Flux Estimation based on Static KH

Flux estimation during production is quite an important factor for the production lifetime of a well. The current methodology for flux estimation can only calculate fluid and gas flux as a single value from the whole completion interval, which is considered risky since there is a likelihood of getting high flux from an individual layer.

The objective of this study is to determine fluid and free gas flux from each individual sand layer in the completion interval. The main advantage of the new methodology is being able to distribute the total fluid rate between individual sand packages according to their static KH properties.

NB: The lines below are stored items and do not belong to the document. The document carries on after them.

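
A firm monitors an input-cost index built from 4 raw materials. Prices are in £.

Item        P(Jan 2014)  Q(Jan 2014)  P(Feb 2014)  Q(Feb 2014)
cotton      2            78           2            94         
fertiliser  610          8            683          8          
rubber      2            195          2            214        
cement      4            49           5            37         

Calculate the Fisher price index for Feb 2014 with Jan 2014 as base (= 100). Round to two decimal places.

Laspeyres component (base-period weights):
ΣP(Feb 2014)Q(Jan 2014) = 2×78 + 683×8 + 2×195 + 5×49 = 156 + 5464 + 390 + 245 = 6255
ΣP(Jan 2014)Q(Jan 2014) = 2×78 + 610×8 + 2×195 + 4×49 = 156 + 4880 + 390 + 196 = 5622
L = 6255 / 5622 × 100 = 111.2593
Paasche component (current-period weights):
ΣP(Feb 2014)Q(Feb 2014) = 2×94 + 683×8 + 2×214 + 5×37 = 188 + 5464 + 428 + 185 = 6265
ΣP(Jan 2014)Q(Feb 2014) = 2×94 + 610×8 + 2×214 + 4×37 = 188 + 4880 + 428 + 148 = 5644
P = 6265 / 5644 × 100 = 111.0028
Fisher = √(L × P) = √(111.2593 × 111.0028) = 111.1310

111.13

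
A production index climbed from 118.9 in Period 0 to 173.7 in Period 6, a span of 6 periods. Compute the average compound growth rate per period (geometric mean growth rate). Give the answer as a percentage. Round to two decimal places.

6.52%

Growth factor = (173.7/118.9)^(1/6) = (1.460892)^(1/6) = 1.065213
Growth rate = 1.065213 − 1 = 0.065213 = 6.5213%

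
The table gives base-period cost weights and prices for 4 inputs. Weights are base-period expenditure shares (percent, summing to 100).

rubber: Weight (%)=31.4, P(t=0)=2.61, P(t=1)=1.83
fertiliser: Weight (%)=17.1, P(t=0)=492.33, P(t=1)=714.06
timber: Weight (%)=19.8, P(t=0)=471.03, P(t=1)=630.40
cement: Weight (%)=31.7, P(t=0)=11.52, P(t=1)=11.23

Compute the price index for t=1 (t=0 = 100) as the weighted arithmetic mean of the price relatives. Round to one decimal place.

104.2

rubber: 31.4 × (1.83/2.61) = 31.4 × 0.701149 = 22.0161
fertiliser: 17.1 × (714.06/492.33) = 17.1 × 1.450369 = 24.8013
timber: 19.8 × (630.40/471.03) = 19.8 × 1.338344 = 26.4992
cement: 31.7 × (11.23/11.52) = 31.7 × 0.974826 = 30.9020
Index = Σ wᵢ·(p₁ᵢ/p₀ᵢ) = 22.0161 + 24.8013 + 26.4992 + 30.9020 = 104.2186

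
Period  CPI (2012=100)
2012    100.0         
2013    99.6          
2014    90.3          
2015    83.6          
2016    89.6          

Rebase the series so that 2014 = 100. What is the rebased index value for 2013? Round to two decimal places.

110.30

Rebased(2013) = 99.6 / 90.3 × 100 = 110.2990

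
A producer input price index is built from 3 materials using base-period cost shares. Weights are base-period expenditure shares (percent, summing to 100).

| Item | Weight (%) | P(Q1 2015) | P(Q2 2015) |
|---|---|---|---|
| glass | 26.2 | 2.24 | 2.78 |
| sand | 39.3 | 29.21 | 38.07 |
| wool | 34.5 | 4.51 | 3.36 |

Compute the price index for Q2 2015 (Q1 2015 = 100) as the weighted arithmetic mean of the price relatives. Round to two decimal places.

glass: 26.2 × (2.78/2.24) = 26.2 × 1.241071 = 32.5161
sand: 39.3 × (38.07/29.21) = 39.3 × 1.303321 = 51.2205
wool: 34.5 × (3.36/4.51) = 34.5 × 0.745011 = 25.7029
Index = Σ wᵢ·(p₁ᵢ/p₀ᵢ) = 32.5161 + 51.2205 + 25.7029 = 109.4395

109.44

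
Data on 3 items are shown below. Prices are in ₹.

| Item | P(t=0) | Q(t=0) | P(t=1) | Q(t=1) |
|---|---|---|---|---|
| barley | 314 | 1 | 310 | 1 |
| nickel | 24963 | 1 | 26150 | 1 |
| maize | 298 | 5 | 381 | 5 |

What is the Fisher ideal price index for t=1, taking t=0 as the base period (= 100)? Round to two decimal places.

Laspeyres component (base-period weights):
ΣP(t=1)Q(t=0) = 310×1 + 26150×1 + 381×5 = 310 + 26150 + 1905 = 28365
ΣP(t=0)Q(t=0) = 314×1 + 24963×1 + 298×5 = 314 + 24963 + 1490 = 26767
L = 28365 / 26767 × 100 = 105.9700
Paasche component (current-period weights):
ΣP(t=1)Q(t=1) = 310×1 + 26150×1 + 381×5 = 310 + 26150 + 1905 = 28365
ΣP(t=0)Q(t=1) = 314×1 + 24963×1 + 298×5 = 314 + 24963 + 1490 = 26767
P = 28365 / 26767 × 100 = 105.9700
Fisher = √(L × P) = √(105.9700 × 105.9700) = 105.9700

105.97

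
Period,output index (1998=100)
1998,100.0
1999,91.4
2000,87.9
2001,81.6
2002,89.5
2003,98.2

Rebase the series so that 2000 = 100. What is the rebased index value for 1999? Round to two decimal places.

Rebased(1999) = 91.4 / 87.9 × 100 = 103.9818

103.98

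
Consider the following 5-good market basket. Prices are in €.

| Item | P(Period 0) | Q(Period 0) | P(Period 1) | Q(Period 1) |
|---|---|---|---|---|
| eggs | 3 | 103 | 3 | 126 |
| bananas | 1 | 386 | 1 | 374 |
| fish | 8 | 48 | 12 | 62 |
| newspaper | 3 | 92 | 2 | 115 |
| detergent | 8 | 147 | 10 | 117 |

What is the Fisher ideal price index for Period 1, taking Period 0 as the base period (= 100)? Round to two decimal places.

Laspeyres component (base-period weights):
ΣP(Period 1)Q(Period 0) = 3×103 + 1×386 + 12×48 + 2×92 + 10×147 = 309 + 386 + 576 + 184 + 1470 = 2925
ΣP(Period 0)Q(Period 0) = 3×103 + 1×386 + 8×48 + 3×92 + 8×147 = 309 + 386 + 384 + 276 + 1176 = 2531
L = 2925 / 2531 × 100 = 115.5670
Paasche component (current-period weights):
ΣP(Period 1)Q(Period 1) = 3×126 + 1×374 + 12×62 + 2×115 + 10×117 = 378 + 374 + 744 + 230 + 1170 = 2896
ΣP(Period 0)Q(Period 1) = 3×126 + 1×374 + 8×62 + 3×115 + 8×117 = 378 + 374 + 496 + 345 + 936 = 2529
P = 2896 / 2529 × 100 = 114.5117
Fisher = √(L × P) = √(115.5670 × 114.5117) = 115.0381

115.04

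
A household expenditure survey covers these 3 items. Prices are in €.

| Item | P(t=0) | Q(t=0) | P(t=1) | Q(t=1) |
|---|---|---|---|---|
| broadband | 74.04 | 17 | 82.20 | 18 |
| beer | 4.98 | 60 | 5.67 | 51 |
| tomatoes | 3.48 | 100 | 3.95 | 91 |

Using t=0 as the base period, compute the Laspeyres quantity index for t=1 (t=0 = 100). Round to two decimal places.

Laspeyres quantity index uses base-period prices as weights.
ΣP(t=0)·Q(t=1) = 74.04×18 + 4.98×51 + 3.48×91 = 1332.72 + 253.98 + 316.68 = 1903.38
ΣP(t=0)·Q(t=0) = 74.04×17 + 4.98×60 + 3.48×100 = 1258.68 + 298.8 + 348 = 1905.48
Index = 1903.38 / 1905.48 × 100 = 99.8898

99.89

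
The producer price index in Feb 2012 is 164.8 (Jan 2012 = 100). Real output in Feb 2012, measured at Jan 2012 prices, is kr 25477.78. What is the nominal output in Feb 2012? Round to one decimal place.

Nominal = Real × (Index/100) = 25477.78 × (164.8/100)
        = 25477.78 × 1.648 = 41987.3814

41987.4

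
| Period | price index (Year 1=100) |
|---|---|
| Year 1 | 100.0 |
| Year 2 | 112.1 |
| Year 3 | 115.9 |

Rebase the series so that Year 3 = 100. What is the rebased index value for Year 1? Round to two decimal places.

Rebased(Year 1) = 100.0 / 115.9 × 100 = 86.2813

86.28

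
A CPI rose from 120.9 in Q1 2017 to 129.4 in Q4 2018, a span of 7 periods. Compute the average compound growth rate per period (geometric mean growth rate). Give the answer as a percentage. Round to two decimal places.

0.98%

Growth factor = (129.4/120.9)^(1/7) = (1.070306)^(1/7) = 1.009754
Growth rate = 1.009754 − 1 = 0.009754 = 0.9754%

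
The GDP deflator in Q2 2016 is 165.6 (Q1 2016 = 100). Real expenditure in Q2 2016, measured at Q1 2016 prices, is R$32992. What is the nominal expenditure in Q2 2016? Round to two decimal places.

54634.75

Nominal = Real × (Index/100) = 32992 × (165.6/100)
        = 32992 × 1.656 = 54634.7520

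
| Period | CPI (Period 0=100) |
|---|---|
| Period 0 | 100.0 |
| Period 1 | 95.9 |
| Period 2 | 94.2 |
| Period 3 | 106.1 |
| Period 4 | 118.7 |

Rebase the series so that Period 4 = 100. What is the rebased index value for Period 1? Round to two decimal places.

80.79

Rebased(Period 1) = 95.9 / 118.7 × 100 = 80.7919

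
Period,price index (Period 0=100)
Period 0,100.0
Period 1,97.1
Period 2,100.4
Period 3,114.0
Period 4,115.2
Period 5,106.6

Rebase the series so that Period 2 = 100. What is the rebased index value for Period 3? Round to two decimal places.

113.55

Rebased(Period 3) = 114.0 / 100.4 × 100 = 113.5458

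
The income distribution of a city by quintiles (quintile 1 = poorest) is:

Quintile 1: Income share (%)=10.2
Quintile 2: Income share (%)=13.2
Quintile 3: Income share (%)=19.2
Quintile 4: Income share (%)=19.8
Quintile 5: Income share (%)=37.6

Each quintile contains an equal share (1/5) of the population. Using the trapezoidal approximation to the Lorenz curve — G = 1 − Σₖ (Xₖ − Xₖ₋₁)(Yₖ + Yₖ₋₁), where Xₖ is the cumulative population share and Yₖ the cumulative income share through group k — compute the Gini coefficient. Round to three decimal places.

Cumulative income shares Yₖ: 0.1020, 0.2340, 0.4260, 0.6240, 1.0000
Σ (Xₖ−Xₖ₋₁)(Yₖ+Yₖ₋₁) = (1/5)(0.1020+0.0000) + (1/5)(0.2340+0.1020) + (1/5)(0.4260+0.2340) + (1/5)(0.6240+0.4260) + (1/5)(1.0000+0.6240)
  = 0.0204 + 0.0672 + 0.1320 + 0.2100 + 0.3248 = 0.7544
G = 1 − 0.7544 = 0.2456

0.246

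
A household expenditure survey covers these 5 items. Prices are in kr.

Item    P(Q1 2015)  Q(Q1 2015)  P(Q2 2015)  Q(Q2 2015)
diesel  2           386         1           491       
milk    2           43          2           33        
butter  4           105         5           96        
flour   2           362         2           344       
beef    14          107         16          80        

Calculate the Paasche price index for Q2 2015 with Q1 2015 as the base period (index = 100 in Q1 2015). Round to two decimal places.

Paasche price index uses current-period quantities as weights.
ΣP(Q2 2015)·Q(Q2 2015) = 1×491 + 2×33 + 5×96 + 2×344 + 16×80 = 491 + 66 + 480 + 688 + 1280 = 3005
ΣP(Q1 2015)·Q(Q2 2015) = 2×491 + 2×33 + 4×96 + 2×344 + 14×80 = 982 + 66 + 384 + 688 + 1120 = 3240
Index = 3005 / 3240 × 100 = 92.7469

92.75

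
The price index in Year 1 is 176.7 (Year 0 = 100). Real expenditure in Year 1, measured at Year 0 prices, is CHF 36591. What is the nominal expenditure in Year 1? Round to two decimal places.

Nominal = Real × (Index/100) = 36591 × (176.7/100)
        = 36591 × 1.767 = 64656.2970

64656.30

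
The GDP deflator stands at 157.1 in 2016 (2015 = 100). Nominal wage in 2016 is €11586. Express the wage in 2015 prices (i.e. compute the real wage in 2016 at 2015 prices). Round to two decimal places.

Real = Nominal ÷ (Index/100) = 11586 ÷ (157.1/100)
     = 11586 ÷ 1.571 = 7374.9204

7374.92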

To define the total fluid and free gas rates, liquid and solution gas are analyzed together and considered as the total fluid rate, while free gas is separated according to the gas-oil ratio of the well. In addition, gas contribution to the overall flux is analyzed using Distributed Temperature Sensing (DTS) data in order to detect layers that produce gas, and it is proposed that free gas is assigned to single or multiple sand layers one at a time to present a conservative scenario of free gas coming from a single or a group of sand layers.

This leads to a range of flux for a particular completion interval, where the user can analyze and understand the “flux” concept in the most detailed way possible by looking at the highest flux coming from a single sand layer as well as comparing this range with allocated rates for each day.

                                      Dashboard showing Allocated Rates and Calculated Total Fluid Flux

This methodology is validated against Production Logging Tool (PLT) data. As a result, the new methodology obtained better results from all of the analyzed well data by decreasing the relative error between fluxes derived from PLT data and the estimated flux value.

By reducing the relative error between the flux derived from PLT data and the estimated flux value, the new methodology is able to produce better results from each set of well data that was studied.